It is Saturday. I put a load of laundry and then went to smoke weed to the edge of the park where there's hardly ever anybody goes yet it has some beautiful, upright trees that are a wonder to contemplate when high. They trunks twist, and by doing so the spring towards the sky very upright, you can feel the effect in your own body by replicating what nature is teaching. It is a wonderful meditation technique.
I came back to the apartment's laundry and saw that I had ten minutes left in the load. Time has surely passed. I will put the load in the dryer and come back to write.
14:14 (what a nice number)
Upstairs, next to the laundry room, there is a yoga room. Everything is deserted. As I'm going out tonight to dance again, I will see what I was doing by dancing in front of the mirror, alone. I debate wether to record myself and share it, as I write this I realize it doesn't have to be both.

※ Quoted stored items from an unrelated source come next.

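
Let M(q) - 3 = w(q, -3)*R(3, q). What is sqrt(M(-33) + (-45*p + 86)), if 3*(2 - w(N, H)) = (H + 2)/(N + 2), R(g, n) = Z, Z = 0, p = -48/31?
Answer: sqrt(152489)/31 ≈ 12.597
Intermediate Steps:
p = -48/31 (p = -48*1/31 = -48/31 ≈ -1.5484)
R(g, n) = 0
w(N, H) = 2 - (2 + H)/(3*(2 + N)) (w(N, H) = 2 - (H + 2)/(3*(N + 2)) = 2 - (2 + H)/(3*(2 + N)))
M(q) = 3 (M(q) = 3 + ((10 - 1*(-3) + 6*q)/(3*(2 + q)))*0 = 3 + ((10 + 3 + 6*q)/(3*(2 + q)))*0 = 3 + ((13 + 6*q)/(3*(2 + q)))*0 = 3 + 0 = 3)
sqrt(M(-33) + (-45*p + 86)) = sqrt(3 + (-45*(-48/31) + 86)) = sqrt(3 + (2160/31 + 86)) = sqrt(3 + 4826/31) = sqrt(4919/31) = sqrt(152489)/31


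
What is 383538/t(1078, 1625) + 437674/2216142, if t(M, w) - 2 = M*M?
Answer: 2136147010/4049288667 ≈ 0.52754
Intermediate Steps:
t(M, w) = 2 + M² (t(M, w) = 2 + M*M = 2 + M²)
383538/t(1078, 1625) + 437674/2216142 = 383538/(2 + 1078²) + 437674/2216142 = 383538/(2 + 1162084) + 437674*(1/2216142) = 383538/1162086 + 4129/20907 = 383538*(1/1162086) + 4129/20907 = 63923/193681 + 4129/20907 = 2136147010/4049288667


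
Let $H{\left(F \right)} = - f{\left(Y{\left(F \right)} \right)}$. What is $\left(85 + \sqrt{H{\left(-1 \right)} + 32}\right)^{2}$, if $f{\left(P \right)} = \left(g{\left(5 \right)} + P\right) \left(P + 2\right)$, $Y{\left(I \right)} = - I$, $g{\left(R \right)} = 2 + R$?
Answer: $7233 + 340 \sqrt{2} \approx 7713.8$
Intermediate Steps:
$f{\left(P \right)} = \left(2 + P\right) \left(7 + P\right)$ ($f{\left(P \right)} = \left(\left(2 + 5\right) + P\right) \left(P + 2\right) = \left(7 + P\right) \left(2 + P\right) = \left(2 + P\right) \left(7 + P\right)$)
$H{\left(F \right)} = -14 - F^{2} + 9 F$ ($H{\left(F \right)} = - (14 + \left(- F\right)^{2} + 9 \left(- F\right)) = - (14 + F^{2} - 9 F) = -14 - F^{2} + 9 F$)
$\left(85 + \sqrt{H{\left(-1 \right)} + 32}\right)^{2} = \left(85 + \sqrt{\left(-14 - \left(-1\right)^{2} + 9 \left(-1\right)\right) + 32}\right)^{2} = \left(85 + \sqrt{\left(-14 - 1 - 9\right) + 32}\right)^{2} = \left(85 + \sqrt{-24 + 32}\right)^{2} = \left(85 + \sqrt{8}\right)^{2} = \left(85 + 2 \sqrt{2}\right)^{2}$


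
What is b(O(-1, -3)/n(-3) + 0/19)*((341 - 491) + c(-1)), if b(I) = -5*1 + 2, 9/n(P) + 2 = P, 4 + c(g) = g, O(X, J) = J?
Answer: 465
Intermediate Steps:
c(g) = -4 + g
n(P) = 9/(-2 + P)
b(I) = -3 (b(I) = -5 + 2 = -3)
b(O(-1, -3)/n(-3) + 0/19)*((341 - 491) + c(-1)) = -3*((341 - 491) + (-4 - 1)) = -3*(-150 - 5) = -3*(-155) = 465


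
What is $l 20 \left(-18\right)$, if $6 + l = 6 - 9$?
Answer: $3240$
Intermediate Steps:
$l = -9$ ($l = -6 + \left(6 - 9\right) = -6 - 3 = -9$)
$l 20 \left(-18\right) = \left(-9\right) 20 \left(-18\right) = \left(-180\right) \left(-18\right) = 3240$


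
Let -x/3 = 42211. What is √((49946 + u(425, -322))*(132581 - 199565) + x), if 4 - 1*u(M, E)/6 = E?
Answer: I*√3476730201 ≈ 58964.0*I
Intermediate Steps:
x = -126633 (x = -3*42211 = -126633)
u(M, E) = 24 - 6*E
√((49946 + u(425, -322))*(132581 - 199565) + x) = √((49946 + (24 - 6*(-322)))*(132581 - 199565) - 126633) = √((49946 + (24 + 1932))*(-66984) - 126633) = √((49946 + 1956)*(-66984) - 126633) = √(51902*(-66984) - 126633) = √(-3476603568 - 126633) = √(-3476730201) = I*√3476730201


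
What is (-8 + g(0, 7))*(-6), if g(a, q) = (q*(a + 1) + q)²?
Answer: -1128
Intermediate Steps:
g(a, q) = (q + q*(1 + a))² (g(a, q) = (q*(1 + a) + q)² = (q + q*(1 + a))²)
(-8 + g(0, 7))*(-6) = (-8 + 7²*(2 + 0)²)*(-6) = (-8 + 49*2²)*(-6) = (-8 + 49*4)*(-6) = (-8 + 196)*(-6) = 188*(-6) = -1128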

I often imagine my movements when dancing are expressive but people tell me to "just loosen up" so I guess that's not the case. I also don't know very well what to do with my arms, the mirror will tell me. It's often uncomfortable to look at feedback but this is the pleasant discomfort of improvement.

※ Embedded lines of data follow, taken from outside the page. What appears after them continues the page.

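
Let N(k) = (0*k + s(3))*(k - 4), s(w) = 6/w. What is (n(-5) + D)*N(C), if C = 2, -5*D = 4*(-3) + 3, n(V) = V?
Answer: 64/5 ≈ 12.800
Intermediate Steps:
D = 9/5 (D = -(4*(-3) + 3)/5 = -(-12 + 3)/5 = -⅕*(-9) = 9/5 ≈ 1.8000)
N(k) = -8 + 2*k (N(k) = (0*k + 6/3)*(k - 4) = (0 + 6*(⅓))*(-4 + k) = (0 + 2)*(-4 + k) = 2*(-4 + k) = -8 + 2*k)
(n(-5) + D)*N(C) = (-5 + 9/5)*(-8 + 2*2) = -16*(-8 + 4)/5 = -16/5*(-4) = 64/5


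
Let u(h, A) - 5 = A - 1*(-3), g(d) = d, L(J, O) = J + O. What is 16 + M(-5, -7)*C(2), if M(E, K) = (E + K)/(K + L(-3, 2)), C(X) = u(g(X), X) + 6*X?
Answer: 49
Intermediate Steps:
u(h, A) = 8 + A (u(h, A) = 5 + (A - 1*(-3)) = 5 + (A + 3) = 5 + (3 + A) = 8 + A)
C(X) = 8 + 7*X (C(X) = (8 + X) + 6*X = 8 + 7*X)
M(E, K) = (E + K)/(-1 + K) (M(E, K) = (E + K)/(K + (-3 + 2)) = (E + K)/(K - 1) = (E + K)/(-1 + K))
16 + M(-5, -7)*C(2) = 16 + ((-5 - 7)/(-1 - 7))*(8 + 7*2) = 16 + (-12/(-8))*(8 + 14) = 16 - ⅛*(-12)*22 = 16 + (3/2)*22 = 16 + 33 = 49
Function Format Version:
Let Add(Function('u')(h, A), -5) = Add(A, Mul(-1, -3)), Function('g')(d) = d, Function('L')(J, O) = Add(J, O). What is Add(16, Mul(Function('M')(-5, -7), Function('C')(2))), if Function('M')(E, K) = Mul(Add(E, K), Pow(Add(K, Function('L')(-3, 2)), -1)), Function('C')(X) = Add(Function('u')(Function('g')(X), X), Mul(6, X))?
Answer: 49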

Writing is the wanking, action is the sex, so let's go move those hips in preparation for tonight.
2:45 I danced without taking my phone, so no music. I decided to put the playlist from the festival and try dancing to different styles. I will record myself because this is a valuable landmark, discovering I enjoy dancing and shaking dem hips.

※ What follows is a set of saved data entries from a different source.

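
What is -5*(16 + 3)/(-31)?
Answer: 95/31 ≈ 3.0645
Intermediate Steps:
-5*(16 + 3)/(-31) = -5*19*(-1/31) = -95*(-1/31) = 95/31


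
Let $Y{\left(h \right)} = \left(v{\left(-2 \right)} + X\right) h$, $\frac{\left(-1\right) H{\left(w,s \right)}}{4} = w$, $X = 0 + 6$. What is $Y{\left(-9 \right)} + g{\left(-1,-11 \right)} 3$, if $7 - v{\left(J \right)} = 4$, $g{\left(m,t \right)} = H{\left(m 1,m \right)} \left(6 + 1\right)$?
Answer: $3$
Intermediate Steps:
$X = 6$
$H{\left(w,s \right)} = - 4 w$
$g{\left(m,t \right)} = - 28 m$ ($g{\left(m,t \right)} = - 4 m 1 \left(6 + 1\right) = - 4 m 7 = - 28 m$)
$v{\left(J \right)} = 3$ ($v{\left(J \right)} = 7 - 4 = 3$)
$Y{\left(h \right)} = 9 h$ ($Y{\left(h \right)} = \left(3 + 6\right) h = 9 h$)
$Y{\left(-9 \right)} + g{\left(-1,-11 \right)} 3 = 9 \left(-9\right) + \left(-28\right) \left(-1\right) 3 = -81 + 28 \cdot 3 = -81 + 84 = 3$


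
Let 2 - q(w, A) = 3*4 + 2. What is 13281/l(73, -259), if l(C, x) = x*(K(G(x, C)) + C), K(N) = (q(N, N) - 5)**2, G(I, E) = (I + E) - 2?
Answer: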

After dancing I came back to the apartment to pick up a bag. I recorded myself. It's disconcerting for me to observe, in a good way. I didn't realize I can be so... sexy. It is time for me to dance with beautiful women, now I understand why the hottie was annoyed at me, she was inviting me to seduce her but I have no confidence. Now I wish I had cologne. I need to shower. Shit. This is what desire does. My intention tonight is not to get laid, but to seduce with looks and dance. But I have observed, anytime there is intention there is frustration. The right mindset is: I'll have fun through masculine seduction, make eye contact, dance close. Until now I've been dancing alone. I'm too excited about this and the clothes are waiting in the drying machine, I'll give it some thought while I fold and come back to write.
I come back with the folded clothes. I've decided: I'm comfortable dancing with myself anywhere already, which is very surprising and I'm thankful and appreciative about it. It is time to keep on pushing boundaries. My next boundary is: dance with others. Doesn't matter if it's men, women, seniors... nah not children, at least not until I know what I'm doing. Seduction is a secondary objective, but I don't want to call it this way, what must happen is that you exude sexyness and that attracts like a flower attracts bees. I might be waxing too much poetic and then come back with a night just like I had before, so I'll keep the poetics for the results of my actions rather than my plans. This is just intention.